Chez les Hommes tout le monde est plus ou moins domestique, il n’y a de différence que dans la façon d’obéir; une fois entré dans les horreurs de la vie civilisée, je dus en accepter les obligations. Le valet d’un roi devint donc mon maître.
Par bonheur sa petite fille, qui m’avait pris pour un Chat, se déclara mon amie. Il fut résolu que je ne serais pas tué, parce que j’étais trop petit, parce qu’il ne manquait pas dans les cuisines de la cour et aux tables royales de Lièvres plus gros que moi, et parce que ma maîtresse me trouvait gentil. Pour les petites filles, la gentillesse consiste à se laisser tirer les oreilles et à montrer une patience d’ange. Je fus touché de la bonté de ma maîtresse.

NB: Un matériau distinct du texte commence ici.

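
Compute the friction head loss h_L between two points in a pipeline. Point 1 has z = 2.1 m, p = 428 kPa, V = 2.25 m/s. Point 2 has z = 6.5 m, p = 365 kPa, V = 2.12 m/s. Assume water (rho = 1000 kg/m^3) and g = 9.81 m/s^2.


Total head at each section: H = z + p/(rho*g) + V^2/(2g).
H1 = 2.1 + 428*1000/(1000*9.81) + 2.25^2/(2*9.81)
   = 2.1 + 43.629 + 0.258
   = 45.987 m.
H2 = 6.5 + 365*1000/(1000*9.81) + 2.12^2/(2*9.81)
   = 6.5 + 37.207 + 0.2291
   = 43.936 m.
h_L = H1 - H2 = 45.987 - 43.936 = 2.051 m.

2.051


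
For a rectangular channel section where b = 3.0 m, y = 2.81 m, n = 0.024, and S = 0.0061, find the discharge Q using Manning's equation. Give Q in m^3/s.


For a rectangular channel, the cross-sectional area A = b * y = 3.0 * 2.81 = 8.43 m^2.
The wetted perimeter P = b + 2y = 3.0 + 2*2.81 = 8.62 m.
Hydraulic radius R = A/P = 8.43/8.62 = 0.978 m.
Velocity V = (1/n)*R^(2/3)*S^(1/2) = (1/0.024)*0.978^(2/3)*0.0061^(1/2) = 3.2063 m/s.
Discharge Q = A * V = 8.43 * 3.2063 = 27.029 m^3/s.

27.029


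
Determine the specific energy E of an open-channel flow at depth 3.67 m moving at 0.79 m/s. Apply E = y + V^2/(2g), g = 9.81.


Specific energy E = y + V^2/(2g).
Velocity head = V^2/(2g) = 0.79^2 / (2*9.81) = 0.6241 / 19.62 = 0.0318 m.
E = 3.67 + 0.0318 = 3.7018 m.

3.7018


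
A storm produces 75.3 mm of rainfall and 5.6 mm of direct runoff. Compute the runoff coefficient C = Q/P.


The runoff coefficient C = runoff depth / rainfall depth.
C = 5.6 / 75.3
  = 0.0744.

0.0744


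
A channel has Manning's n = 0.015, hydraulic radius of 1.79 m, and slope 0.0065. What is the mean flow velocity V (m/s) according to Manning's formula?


Manning's equation gives V = (1/n) * R^(2/3) * S^(1/2).
First, compute R^(2/3) = 1.79^(2/3) = 1.4742.
Next, S^(1/2) = 0.0065^(1/2) = 0.080623.
Then 1/n = 1/0.015 = 66.67.
V = 66.67 * 1.4742 * 0.080623 = 7.9238 m/s.

7.9238


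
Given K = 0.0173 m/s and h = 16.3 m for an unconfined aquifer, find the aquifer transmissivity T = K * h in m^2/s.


Transmissivity is defined as T = K * h.
T = 0.0173 * 16.3
  = 0.282 m^2/s.

0.282


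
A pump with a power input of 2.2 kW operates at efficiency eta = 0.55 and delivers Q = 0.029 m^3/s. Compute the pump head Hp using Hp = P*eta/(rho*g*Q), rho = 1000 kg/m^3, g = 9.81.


Pump head formula: Hp = P * eta / (rho * g * Q).
Numerator: P * eta = 2.2 * 1000 * 0.55 = 1210.0 W.
Denominator: rho * g * Q = 1000 * 9.81 * 0.029 = 284.49.
Hp = 1210.0 / 284.49 = 4.25 m.

4.25


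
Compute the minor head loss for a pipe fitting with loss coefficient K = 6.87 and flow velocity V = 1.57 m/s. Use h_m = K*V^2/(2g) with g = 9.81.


Minor loss formula: h_m = K * V^2/(2g).
V^2 = 1.57^2 = 2.4649.
V^2/(2g) = 2.4649 / 19.62 = 0.1256 m.
h_m = 6.87 * 0.1256 = 0.8631 m.

0.8631


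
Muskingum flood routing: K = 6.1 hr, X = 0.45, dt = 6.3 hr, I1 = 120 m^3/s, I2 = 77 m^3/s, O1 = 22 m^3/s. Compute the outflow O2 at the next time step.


Muskingum coefficients:
denom = 2*K*(1-X) + dt = 2*6.1*(1-0.45) + 6.3 = 13.01.
C0 = (dt - 2*K*X)/denom = (6.3 - 2*6.1*0.45)/13.01 = 0.0623.
C1 = (dt + 2*K*X)/denom = (6.3 + 2*6.1*0.45)/13.01 = 0.9062.
C2 = (2*K*(1-X) - dt)/denom = 0.0315.
O2 = C0*I2 + C1*I1 + C2*O1
   = 0.0623*77 + 0.9062*120 + 0.0315*22
   = 114.23 m^3/s.

114.23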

Les Femmes valent mieux que les Hommes, elles ne vont point à la chasse.
Assuré de la vie, et prisonnier sur parole, on ne me chargea pas de chaînes.

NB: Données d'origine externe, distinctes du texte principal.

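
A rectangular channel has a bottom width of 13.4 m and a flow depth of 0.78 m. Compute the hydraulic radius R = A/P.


For a rectangular section:
Flow area A = b * y = 13.4 * 0.78 = 10.45 m^2.
Wetted perimeter P = b + 2y = 13.4 + 2*0.78 = 14.96 m.
Hydraulic radius R = A/P = 10.45 / 14.96 = 0.6987 m.

0.6987


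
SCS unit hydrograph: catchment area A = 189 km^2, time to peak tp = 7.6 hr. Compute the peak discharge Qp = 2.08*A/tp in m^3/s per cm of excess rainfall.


SCS formula: Qp = 2.08 * A / tp.
Qp = 2.08 * 189 / 7.6
   = 393.12 / 7.6
   = 51.73 m^3/s per cm.

51.73


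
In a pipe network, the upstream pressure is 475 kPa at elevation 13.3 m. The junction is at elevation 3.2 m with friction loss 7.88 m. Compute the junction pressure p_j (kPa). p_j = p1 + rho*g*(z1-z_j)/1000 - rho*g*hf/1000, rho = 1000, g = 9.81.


Junction pressure: p_j = p1 + rho*g*(z1 - z_j)/1000 - rho*g*hf/1000.
Elevation term = 1000*9.81*(13.3 - 3.2)/1000 = 99.081 kPa.
Friction term = 1000*9.81*7.88/1000 = 77.303 kPa.
p_j = 475 + 99.081 - 77.303 = 496.78 kPa.

496.78


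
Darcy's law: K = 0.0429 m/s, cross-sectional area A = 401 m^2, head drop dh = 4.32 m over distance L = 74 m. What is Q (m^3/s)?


Darcy's law: Q = K * A * i, where i = dh/L.
Hydraulic gradient i = 4.32 / 74 = 0.058378.
Q = 0.0429 * 401 * 0.058378
  = 1.0043 m^3/s.

1.0043


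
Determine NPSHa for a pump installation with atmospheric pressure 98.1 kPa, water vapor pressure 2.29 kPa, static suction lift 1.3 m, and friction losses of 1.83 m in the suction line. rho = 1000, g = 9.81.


NPSHa = p_atm/(rho*g) - z_s - hf_s - p_vap/(rho*g).
p_atm/(rho*g) = 98.1*1000 / (1000*9.81) = 10.0 m.
p_vap/(rho*g) = 2.29*1000 / (1000*9.81) = 0.233 m.
NPSHa = 10.0 - 1.3 - 1.83 - 0.233
      = 6.64 m.

6.64


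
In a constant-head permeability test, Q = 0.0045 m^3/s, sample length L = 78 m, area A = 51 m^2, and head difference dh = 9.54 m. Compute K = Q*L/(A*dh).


From K = Q*L / (A*dh):
Numerator: Q*L = 0.0045 * 78 = 0.351.
Denominator: A*dh = 51 * 9.54 = 486.54.
K = 0.351 / 486.54 = 0.000721 m/s.

0.000721


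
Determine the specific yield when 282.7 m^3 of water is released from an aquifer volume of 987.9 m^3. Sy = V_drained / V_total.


Specific yield Sy = Volume drained / Total volume.
Sy = 282.7 / 987.9
   = 0.2862.

0.2862


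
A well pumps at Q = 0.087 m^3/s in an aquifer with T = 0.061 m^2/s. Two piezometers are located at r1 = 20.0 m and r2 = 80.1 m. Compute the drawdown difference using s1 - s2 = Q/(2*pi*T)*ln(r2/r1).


Thiem equation: s1 - s2 = Q/(2*pi*T) * ln(r2/r1).
ln(r2/r1) = ln(80.1/20.0) = 1.3875.
Q/(2*pi*T) = 0.087 / (2*pi*0.061) = 0.087 / 0.3833 = 0.227.
s1 - s2 = 0.227 * 1.3875 = 0.315 m.

0.315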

J’aurais pris mon mal en patience si j’avais pu m’évader, et je l’aurais fait certainement si je n’avais craint l’impitoyable baïonnette
De la garde qui veille aux barrières du Louvre.
Dans cette petite chambre, située à Paris sous les combles mêmes des Tuileries, j’arrosai bien souvent de mes larmes le pain qu’on me donnait par miettes et qui n’avait aucun rapport, je vous le jure, avec les herbes bienfaisantes que la terre produit pour nous. Le triste logement qu’un palais quand on n’en peut sortir à son gré! Les premiers jours j’essayai de me distraire en me mettant à la fenêtre; mais souvent on essaye d’être content, et on ne peut pas; il n’y a que ceux qui sont bien qui ne veulent pas changer de place. J’en vins à prendre en horreur cette vue monotone.

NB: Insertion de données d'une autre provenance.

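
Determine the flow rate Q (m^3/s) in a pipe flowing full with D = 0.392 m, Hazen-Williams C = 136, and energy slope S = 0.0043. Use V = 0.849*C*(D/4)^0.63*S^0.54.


For a full circular pipe, R = D/4 = 0.392/4 = 0.098 m.
V = 0.849 * 136 * 0.098^0.63 * 0.0043^0.54
  = 0.849 * 136 * 0.231458 * 0.052732
  = 1.4093 m/s.
Pipe area A = pi*D^2/4 = pi*0.392^2/4 = 0.1207 m^2.
Q = A * V = 0.1207 * 1.4093 = 0.1701 m^3/s.

0.1701


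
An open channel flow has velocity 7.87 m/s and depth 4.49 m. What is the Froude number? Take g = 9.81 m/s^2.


The Froude number is defined as Fr = V / sqrt(g*y).
g*y = 9.81 * 4.49 = 44.0469.
sqrt(g*y) = sqrt(44.0469) = 6.6368.
Fr = 7.87 / 6.6368 = 1.1858.

1.1858


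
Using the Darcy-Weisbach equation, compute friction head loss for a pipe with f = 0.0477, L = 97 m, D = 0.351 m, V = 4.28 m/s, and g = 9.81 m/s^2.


Darcy-Weisbach equation: h_f = f * (L/D) * V^2/(2g).
f * L/D = 0.0477 * 97/0.351 = 13.1821.
V^2/(2g) = 4.28^2 / (2*9.81) = 18.3184 / 19.62 = 0.9337 m.
h_f = 13.1821 * 0.9337 = 12.308 m.

12.308


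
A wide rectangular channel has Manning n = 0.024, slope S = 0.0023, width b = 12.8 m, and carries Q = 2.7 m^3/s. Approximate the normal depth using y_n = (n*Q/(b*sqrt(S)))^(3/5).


We use the wide-channel approximation y_n = (n*Q/(b*sqrt(S)))^(3/5).
sqrt(S) = sqrt(0.0023) = 0.047958.
Numerator: n*Q = 0.024 * 2.7 = 0.0648.
Denominator: b*sqrt(S) = 12.8 * 0.047958 = 0.613862.
arg = 0.1056.
y_n = 0.1056^(3/5) = 0.2595 m.

0.2595


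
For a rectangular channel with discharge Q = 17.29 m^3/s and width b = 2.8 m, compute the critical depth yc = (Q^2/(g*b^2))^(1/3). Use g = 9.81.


Using yc = (Q^2 / (g * b^2))^(1/3):
Q^2 = 17.29^2 = 298.94.
g * b^2 = 9.81 * 2.8^2 = 9.81 * 7.84 = 76.91.
Q^2 / (g*b^2) = 298.94 / 76.91 = 3.8869.
yc = 3.8869^(1/3) = 1.5723 m.

1.5723


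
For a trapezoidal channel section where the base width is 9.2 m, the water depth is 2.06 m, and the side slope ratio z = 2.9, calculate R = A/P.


For a trapezoidal section with side slope z:
A = (b + z*y)*y = (9.2 + 2.9*2.06)*2.06 = 31.258 m^2.
P = b + 2*y*sqrt(1 + z^2) = 9.2 + 2*2.06*sqrt(1 + 2.9^2) = 21.838 m.
R = A/P = 31.258 / 21.838 = 1.4314 m.

1.4314


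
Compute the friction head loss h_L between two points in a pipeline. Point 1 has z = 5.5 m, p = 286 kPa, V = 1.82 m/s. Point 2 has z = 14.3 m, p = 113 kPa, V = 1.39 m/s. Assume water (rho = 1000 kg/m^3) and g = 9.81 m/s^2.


Total head at each section: H = z + p/(rho*g) + V^2/(2g).
H1 = 5.5 + 286*1000/(1000*9.81) + 1.82^2/(2*9.81)
   = 5.5 + 29.154 + 0.1688
   = 34.823 m.
H2 = 14.3 + 113*1000/(1000*9.81) + 1.39^2/(2*9.81)
   = 14.3 + 11.519 + 0.0985
   = 25.917 m.
h_L = H1 - H2 = 34.823 - 25.917 = 8.905 m.

8.905


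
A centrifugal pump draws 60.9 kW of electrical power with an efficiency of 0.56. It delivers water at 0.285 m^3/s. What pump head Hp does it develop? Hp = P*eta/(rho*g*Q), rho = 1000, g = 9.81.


Pump head formula: Hp = P * eta / (rho * g * Q).
Numerator: P * eta = 60.9 * 1000 * 0.56 = 34104.0 W.
Denominator: rho * g * Q = 1000 * 9.81 * 0.285 = 2795.85.
Hp = 34104.0 / 2795.85 = 12.2 m.

12.2


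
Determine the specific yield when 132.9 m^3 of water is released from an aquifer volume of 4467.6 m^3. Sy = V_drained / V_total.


Specific yield Sy = Volume drained / Total volume.
Sy = 132.9 / 4467.6
   = 0.0297.

0.0297


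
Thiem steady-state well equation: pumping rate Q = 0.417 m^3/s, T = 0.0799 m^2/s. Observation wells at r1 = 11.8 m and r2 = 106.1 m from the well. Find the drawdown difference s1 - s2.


Thiem equation: s1 - s2 = Q/(2*pi*T) * ln(r2/r1).
ln(r2/r1) = ln(106.1/11.8) = 2.1963.
Q/(2*pi*T) = 0.417 / (2*pi*0.0799) = 0.417 / 0.502 = 0.8306.
s1 - s2 = 0.8306 * 2.1963 = 1.8243 m.

1.8243


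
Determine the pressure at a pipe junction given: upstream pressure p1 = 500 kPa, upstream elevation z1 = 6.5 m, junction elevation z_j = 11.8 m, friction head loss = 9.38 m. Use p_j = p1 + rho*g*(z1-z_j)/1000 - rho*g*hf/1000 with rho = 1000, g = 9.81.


Junction pressure: p_j = p1 + rho*g*(z1 - z_j)/1000 - rho*g*hf/1000.
Elevation term = 1000*9.81*(6.5 - 11.8)/1000 = -51.993 kPa.
Friction term = 1000*9.81*9.38/1000 = 92.018 kPa.
p_j = 500 + -51.993 - 92.018 = 355.99 kPa.

355.99


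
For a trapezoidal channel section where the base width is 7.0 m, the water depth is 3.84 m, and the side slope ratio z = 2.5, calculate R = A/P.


For a trapezoidal section with side slope z:
A = (b + z*y)*y = (7.0 + 2.5*3.84)*3.84 = 63.744 m^2.
P = b + 2*y*sqrt(1 + z^2) = 7.0 + 2*3.84*sqrt(1 + 2.5^2) = 27.679 m.
R = A/P = 63.744 / 27.679 = 2.303 m.

2.303


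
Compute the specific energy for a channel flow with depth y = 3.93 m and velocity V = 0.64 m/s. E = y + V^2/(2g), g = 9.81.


Specific energy E = y + V^2/(2g).
Velocity head = V^2/(2g) = 0.64^2 / (2*9.81) = 0.4096 / 19.62 = 0.0209 m.
E = 3.93 + 0.0209 = 3.9509 m.

3.9509


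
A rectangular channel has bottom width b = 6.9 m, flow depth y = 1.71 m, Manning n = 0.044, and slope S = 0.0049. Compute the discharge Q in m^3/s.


For a rectangular channel, the cross-sectional area A = b * y = 6.9 * 1.71 = 11.8 m^2.
The wetted perimeter P = b + 2y = 6.9 + 2*1.71 = 10.32 m.
Hydraulic radius R = A/P = 11.8/10.32 = 1.1433 m.
Velocity V = (1/n)*R^(2/3)*S^(1/2) = (1/0.044)*1.1433^(2/3)*0.0049^(1/2) = 1.7395 m/s.
Discharge Q = A * V = 11.8 * 1.7395 = 20.524 m^3/s.

20.524


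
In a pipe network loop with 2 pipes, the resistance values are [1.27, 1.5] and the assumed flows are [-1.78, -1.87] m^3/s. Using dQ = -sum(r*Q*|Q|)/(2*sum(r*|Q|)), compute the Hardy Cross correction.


Numerator terms (r*Q*|Q|): 1.27*-1.78*|-1.78| = -4.0239; 1.5*-1.87*|-1.87| = -5.2454.
Sum of numerator = -9.2692.
Denominator terms (r*|Q|): 1.27*|-1.78| = 2.2606; 1.5*|-1.87| = 2.805.
2 * sum of denominator = 2 * 5.0656 = 10.1312.
dQ = --9.2692 / 10.1312 = 0.9149 m^3/s.

0.9149


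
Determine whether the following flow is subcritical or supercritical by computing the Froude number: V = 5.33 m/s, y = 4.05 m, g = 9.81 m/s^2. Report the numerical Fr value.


The Froude number is defined as Fr = V / sqrt(g*y).
g*y = 9.81 * 4.05 = 39.7305.
sqrt(g*y) = sqrt(39.7305) = 6.3032.
Fr = 5.33 / 6.3032 = 0.8456.
Since Fr < 1, the flow is subcritical.

0.8456


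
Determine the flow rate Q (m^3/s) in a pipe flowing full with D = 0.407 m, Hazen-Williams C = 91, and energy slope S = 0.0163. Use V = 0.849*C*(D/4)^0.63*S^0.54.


For a full circular pipe, R = D/4 = 0.407/4 = 0.1017 m.
V = 0.849 * 91 * 0.1017^0.63 * 0.0163^0.54
  = 0.849 * 91 * 0.236999 * 0.108288
  = 1.9828 m/s.
Pipe area A = pi*D^2/4 = pi*0.407^2/4 = 0.1301 m^2.
Q = A * V = 0.1301 * 1.9828 = 0.258 m^3/s.

0.258


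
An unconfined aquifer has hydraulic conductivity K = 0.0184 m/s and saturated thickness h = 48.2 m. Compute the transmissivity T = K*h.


Transmissivity is defined as T = K * h.
T = 0.0184 * 48.2
  = 0.8869 m^2/s.

0.8869


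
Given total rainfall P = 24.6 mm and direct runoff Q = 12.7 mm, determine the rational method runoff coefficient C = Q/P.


The runoff coefficient C = runoff depth / rainfall depth.
C = 12.7 / 24.6
  = 0.5163.

0.5163


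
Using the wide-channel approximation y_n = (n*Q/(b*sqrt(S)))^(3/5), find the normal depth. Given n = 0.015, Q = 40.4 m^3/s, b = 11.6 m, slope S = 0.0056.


We use the wide-channel approximation y_n = (n*Q/(b*sqrt(S)))^(3/5).
sqrt(S) = sqrt(0.0056) = 0.074833.
Numerator: n*Q = 0.015 * 40.4 = 0.606.
Denominator: b*sqrt(S) = 11.6 * 0.074833 = 0.868063.
arg = 0.6981.
y_n = 0.6981^(3/5) = 0.806 m.

0.806


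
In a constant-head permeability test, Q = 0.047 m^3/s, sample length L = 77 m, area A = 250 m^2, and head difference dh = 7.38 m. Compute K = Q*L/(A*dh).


From K = Q*L / (A*dh):
Numerator: Q*L = 0.047 * 77 = 3.619.
Denominator: A*dh = 250 * 7.38 = 1845.0.
K = 3.619 / 1845.0 = 0.001962 m/s.

0.001962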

Que n’aurais-je pas donné pour une heure de liberté et pour un brin de serpolet! J’eus cent fois la tentation de me précipiter du haut de cette belle prison pour aller vivre libre dans les herbes ou mourir. Croyez-moi, mes enfants, le bonheur n’habite pas au-dessus des lambris dorés.
Mon maître, qui, en sa qualité de valet de cour, n’avait pas grand’chose à faire, et qui trouvait sans doute à son point de vue humain mon éducation fort imparfaite, s’avisa de vouloir la compléter. Il me fallut apprendre alors (Dieu sait ce qu’il m’en coûta) une foule d’exercices plus déshonorants et surtout plus difficiles les uns que les autres. O honte! je sus bientôt faire le mort et faire le beau au moindre signe comme un Caniche. Mon tyran, encouragé par la déplorable facilité que je devais à la rigueur de sa méthode, voulut joindre à cette partie plus sérieuse de son enseignement ce qu’il nommait un art d’agrément, et me donna de si terribles leçons de musique, que, malgré mon horreur pour le bruit, je fus en moins de rien en état de battre un roulement très-passable sur le tambour, et forcé d’exercer ce nouveau talent toutes les fois qu’un des membres de la famille royale sortait du château.